Theresa May’s Brexit speech, although she would not use the term, signals the UK is heading for a hard Brexit. For one, the UK’s commitment to reducing immigration requires a clean break from the single market.
As ambitious as she may sound, the remaining EU members are highly unlikely to allow the UK access to its core markets without the fundamental principal of free movement of persons. This would undermine the European project, and allow other members to cherry pick from the EU menu.
Furthermore, her core message that ‘no deal is better than a bad deal’ threatens to cut ties with the bloc, putting both the UK and European markets at risk. The Chancellor Phillip Hammond has echoed similar words, by which the UK will purposely make itself more competitive for inward investment if the EU play hard ball.
The hope is that remaining EU allies would think twice about punishing the UK for its decision in June, but in reality, will 27 countries bend the rules for one member?
Pound finds limited support but for how long?

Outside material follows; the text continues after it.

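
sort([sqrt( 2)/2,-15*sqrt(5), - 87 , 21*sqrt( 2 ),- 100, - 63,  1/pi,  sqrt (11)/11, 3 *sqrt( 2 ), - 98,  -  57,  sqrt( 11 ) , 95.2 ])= [-100,-98,  -  87, -63,-57, - 15*sqrt( 5), sqrt( 11) /11,1/pi,sqrt( 2) /2, sqrt( 11),3*sqrt(  2), 21*sqrt( 2),95.2]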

One of the key points of yesterday’s announcement centres around Parliament having a final say on Brexit terms. This provided some comfort for GBP investors but questions remain as to how the UK plans to leave the single market and acquire replacement trade deals in the limited 2 year period.
With the PM expected to invoke Article 50 in the weeks ahead, the Pound could be in for another crash course once the uncertainty hits the economy. Then there is the question of negotiations, by which the Pound’s direction could hinge on the stance taken by the remaining members.
Will the EU take a hit and stand firm on Brexit negotiations, while it may have negative implications for the Eurozone, the general consensus is that it would prevent other members from leaving the bloc. This could force the Government to retreat from any deal, and default to WTO tariffs which would hurt the British economy. This could make markets nervous, prompting further losses for Pound Sterling.
Perhaps Theresa May can achieve some special relationship, in which the UK maintains the necessary access to the markets in order to benefit its huge financial market. This would benefit the Eurozone economy, but may throw spanners in the works politically. This outcome could benefit the Pound, and would be the ideal situation for British and European businesses alike.
So much now depends on the position of the rest of Europe, and with nothing certain Pound/Euro exchange rates could sway either side of the fence.